In praise of the Lectionary

The Episcopal Lectionary, to someone coming from another tradition, is a fascinating thing. I remember being in Presbyterian churches where we tried it out (after all, the concept of a set series of Scripture readings isn't just our possession, and there is a lot of common ground among the lectionaries), but we would get tired and go back to our old undisciplined ways. After all, one point of a lectionary is that you don't really get to choose what Scripture to read or preach from this Sunday. I've gotten to love it, though:
  • A preacher can tell—years in advance—exactly what the readings will be for this Sunday. The Friday morning panic ("What on earth am I going to preach about?") isn't nearly so intense. This Friday panic is the reason some churches never get away from the preacher's three favorite verses. Yup! I was in that church for a while.

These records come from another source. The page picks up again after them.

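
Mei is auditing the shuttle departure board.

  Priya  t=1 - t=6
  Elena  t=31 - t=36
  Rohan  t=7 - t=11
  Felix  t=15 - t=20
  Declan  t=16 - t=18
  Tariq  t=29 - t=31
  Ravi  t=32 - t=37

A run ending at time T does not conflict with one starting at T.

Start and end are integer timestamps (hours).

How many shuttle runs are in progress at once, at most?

2

Sort all start/end points and keep a running count:
t=1 start Priya → 1
t=6 end Priya → 0
t=7 start Rohan → 1
t=11 end Rohan → 0
t=15 start Felix → 1
t=16 start Declan → 2
t=18 end Declan → 1
t=20 end Felix → 0
t=29 start Tariq → 1
t=31 end Tariq → 0
t=31 start Elena → 1
t=32 start Ravi → 2
t=36 end Elena → 1
t=37 end Ravi → 0
Peak is 2, at t=16 (Declan, Felix).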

  • If you stick around in an Episcopal church for three years, you get to hear at least 90% of the Bible read. I was in a church once where the preacher spent five years on the book of Romans. It's a great piece of Scripture, but honestly, there are 65 other books!
  • One of the great doctrines is that the whole Bible is a product of God's mind. The Bible is a commentary on itself. On a typical Sunday in our parish, we hear a reading from the Old Testament, a Psalm, a reading from a Gospel, and a reading from some other part of the New Testament. Someone, somewhere, put those together so they usually have a theme. That's very sound thinking because any doctrine that's based on only one verse or two is likely to be very weak and flimsy. If you see three or four passages working the same theme, you are on much firmer ground.
  • When I was in seminary, our homiletics professor said he never wanted to hear a student preach the "Jesus only" sermon from Matthew 17:8. Every student seemed to have one of those in his file, totally ignoring the point that the passage is not about Jesus as the only way to heaven. (And you have to use the King James Version to get those two words together—if you use the New International Version and quote the whole verse, you get "When they looked up, they saw no one except Jesus." It's the end of the narrative about the Transfiguration.) Getting large chunks of Bible in context helps keep us away from two-word doctrine.
So here's a plan. As a personal discipline I'm going to look at the Episcopal Lectionary Page every Saturday. (Note: The lectionary in the Book of Common Prayer has changed a bit. This is the one we're using.) I'm very undisciplined, so if I hit this 26 times in the next year, I'll be doing well. On Saturday, I'll try to write some sort of response to the Scriptures. (I'm choosing Saturday, not Sunday afternoon, because I don't want the implied message to be "Sunday's preacher was wrong—this is what it really said.")

I hope this can get me back into the business of Scripture meditation.